Jim Andrus, meteorologist cooperative weather observer for the National Oceanic and Atmospheric Administration, said monsoon storms resulted in a small amount of rain July 4-6, but he expects this monsoon pattern to move out by early today.
During the month of June this year, the temperature exceeded 90 on 20 days.
Andrus said even with the .08 inch of rain and the moisture in the air on Wednesday, July 4, the temperature still reached 91 degrees, with the high on Thursday in the low 80s, the high 80s on Friday and into the 90s this weekend.
The meteorologist said that although warm weather is expected in June, temperatures were significantly hotter than the long-term average.
It was definitely hotter than normal. It was 10 to 15 degrees hotter than average, he said.
He also said the dew points for the month of June never reached more than 10 percent which prevented any type of monsoonal activity because a dew point of 20 to 30 percent signals the beginning of the season.
He explained that a monsoon is basically a weather pattern where a high pressure front occurs across the eastern part of the United States and flows clockwise and north from Mexico to the Four Corners region.
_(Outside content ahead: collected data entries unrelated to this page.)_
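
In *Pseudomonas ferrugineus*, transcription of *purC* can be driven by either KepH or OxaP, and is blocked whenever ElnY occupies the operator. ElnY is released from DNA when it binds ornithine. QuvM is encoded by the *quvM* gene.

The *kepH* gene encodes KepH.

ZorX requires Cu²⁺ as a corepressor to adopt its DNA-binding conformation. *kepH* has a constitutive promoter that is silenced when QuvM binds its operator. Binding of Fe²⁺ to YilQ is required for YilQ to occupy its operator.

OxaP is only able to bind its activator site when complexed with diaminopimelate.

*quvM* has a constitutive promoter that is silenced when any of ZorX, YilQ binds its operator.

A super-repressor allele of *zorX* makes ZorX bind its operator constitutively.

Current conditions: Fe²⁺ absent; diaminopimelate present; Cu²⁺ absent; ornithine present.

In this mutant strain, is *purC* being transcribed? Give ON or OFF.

ZorX is constitutively active in this strain.
Fe²⁺ is absent, so YilQ is inactive.
With repressor ZorX bound, *quvM* is not transcribed.
So QuvM is not produced.
With no repressor bound, *kepH* is transcribed.
So KepH is produced and active.
Diaminopimelate is present, so OxaP is active.
Ornithine is present, so ElnY is inactive.
Activator KepH is present, so *purC* is transcribed.

ON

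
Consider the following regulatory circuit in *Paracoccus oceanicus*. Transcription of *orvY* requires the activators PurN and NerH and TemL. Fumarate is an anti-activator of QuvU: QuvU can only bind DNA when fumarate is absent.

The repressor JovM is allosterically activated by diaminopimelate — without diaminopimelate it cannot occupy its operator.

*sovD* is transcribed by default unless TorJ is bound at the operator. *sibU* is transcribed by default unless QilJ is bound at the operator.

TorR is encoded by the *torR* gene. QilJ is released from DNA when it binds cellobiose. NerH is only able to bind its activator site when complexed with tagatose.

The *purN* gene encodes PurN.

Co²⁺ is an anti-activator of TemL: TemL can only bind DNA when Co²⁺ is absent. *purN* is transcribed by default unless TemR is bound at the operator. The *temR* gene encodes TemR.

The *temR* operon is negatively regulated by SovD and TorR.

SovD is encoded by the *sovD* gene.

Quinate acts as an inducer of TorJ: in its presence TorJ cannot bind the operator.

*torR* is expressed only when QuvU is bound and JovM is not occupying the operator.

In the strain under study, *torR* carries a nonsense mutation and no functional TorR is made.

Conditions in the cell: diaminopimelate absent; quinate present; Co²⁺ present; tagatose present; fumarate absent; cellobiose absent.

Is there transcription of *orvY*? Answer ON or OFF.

OFF

Quinate is present, so TorJ is inactive.
With no repressor bound, *sovD* is transcribed.
So SovD is produced and active.
TorR is non-functional in this strain, so it has no effect.
With repressor SovD bound, *temR* is not transcribed.
So TemR is not produced.
With no repressor bound, *purN* is transcribed.
So PurN is produced and active.
Tagatose is present, so NerH is active.
Co²⁺ is present, so TemL is inactive.
Required activator TemL is absent, so *orvY* is not transcribed.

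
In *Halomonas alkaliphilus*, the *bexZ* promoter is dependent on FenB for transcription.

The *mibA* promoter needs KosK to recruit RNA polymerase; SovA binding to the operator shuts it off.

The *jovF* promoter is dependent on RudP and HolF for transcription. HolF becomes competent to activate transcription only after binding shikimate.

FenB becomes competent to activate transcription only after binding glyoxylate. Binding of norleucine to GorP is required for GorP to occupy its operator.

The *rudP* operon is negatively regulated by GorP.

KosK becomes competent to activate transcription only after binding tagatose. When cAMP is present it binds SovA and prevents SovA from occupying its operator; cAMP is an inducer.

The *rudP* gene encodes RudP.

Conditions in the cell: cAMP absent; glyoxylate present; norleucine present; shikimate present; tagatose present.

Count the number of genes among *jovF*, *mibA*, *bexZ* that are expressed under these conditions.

Norleucine is present, so GorP is active.
With repressor GorP bound, *rudP* is not transcribed.
So RudP is not produced.
Shikimate is present, so HolF is active.
Required activator RudP is absent, so *jovF* is not transcribed.
→ *jovF* is OFF.
cAMP is absent, so SovA is active.
Tagatose is present, so KosK is active.
With repressor SovA bound, *mibA* is not transcribed.
→ *mibA* is OFF.
Glyoxylate is present, so FenB is active.
No repressor is bound and FenB is active, so *bexZ* is transcribed.
→ *bexZ* is ON.
1 of the 3 genes is transcribed.

1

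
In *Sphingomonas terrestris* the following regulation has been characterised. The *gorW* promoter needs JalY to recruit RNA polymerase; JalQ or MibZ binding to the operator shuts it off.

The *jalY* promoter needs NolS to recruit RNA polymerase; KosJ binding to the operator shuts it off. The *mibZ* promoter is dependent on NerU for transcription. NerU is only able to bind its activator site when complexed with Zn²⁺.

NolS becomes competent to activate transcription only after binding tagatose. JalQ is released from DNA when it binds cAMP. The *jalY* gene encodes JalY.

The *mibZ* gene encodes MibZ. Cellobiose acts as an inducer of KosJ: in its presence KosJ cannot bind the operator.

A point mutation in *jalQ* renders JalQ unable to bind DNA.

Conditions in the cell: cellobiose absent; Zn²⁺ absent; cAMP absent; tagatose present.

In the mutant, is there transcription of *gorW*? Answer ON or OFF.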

Andrus said the monsoon rain last week came about two weeks sooner than what is normally expected in Montezuma County, as the middle of July is the usual time for this type of weather, but the respite was short-lived.
By the weekend it will dry out and return to the 90s, Andrus said. We are not done with the 90-degree weather.
He said the Four Corners will receive a storm and then the rain will flow to another region or state before returning, and added this pattern is repeated over and over, so there will be many more days with dry, hot weather even during the monsoon season.
In a typical year in Montezuma County, .43 inches of rain is the average for the month of June, and Andrus said that increases to 1.23 inches in July because of the monsoon pattern. For the month of June 2012, Cortez received just .07 of an inch of rain.
Past monsoons have resulted in more than 1.3 inches of rain in both August and September, he said.
He also said while the county will receive some rain from this weather pattern during the next three months, he does not expect any extended downpours that floods streets and neighborhoods, saying it has been several years since a gully flush occurred.
As an example, he pointed to the .08 inch of rain that fell on July 4.
We will get minimal amounts of rain during the season, but there will be episodes (of rainfall) for several days, he said. A monsoon is like a river of moisture. The moisture flows back and forth.